|South Carolina Department of Archives and History|
|National Register Properties in South Carolina
Central Baptist Church, Charleston County (26 Radcliffe St., Charleston)
|Lower Facade||Upper Facade||Left Oblique||Right Oblique||Right Elevation|
Central Baptist Church (ca. 1893) is significant in terms of black history and folk art. Locally, it is thought to be one of the first black churches to have been founded and built solely by blacks in Charleston. The church was founded in 1891 by a group from Morris Street Baptist Church, an older church in Charleston. Two years later the present structure was completed and first used by the congregation in August 1893. During its first 20 years the church grew and this growth is reflected in the addition of the notable murals of 1915. The church is an excellent example of the Carpenter Gothic vernacular style of architecture.

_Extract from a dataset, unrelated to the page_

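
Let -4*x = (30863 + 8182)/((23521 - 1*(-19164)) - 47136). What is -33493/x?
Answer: -596309372/39045 ≈ -15272.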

Outstanding features of this church which are indicative of the style and period are the central double doors with protective hood above, octagonal belfry and dome, tower window with plate tracery, interior gallery on three sides, and Milai frescoes and murals depicting scenes of the life of Christ, signed by the artist Amohamed Milai in 1915. The gable roof is covered with standing seam tin and the boxed cornice features decorative brackets. The Adult Education Building to the right of the church is a typical Victorian “single house” of the period and is included within the nominated acreage. Listed in the National Register August 16, 1977.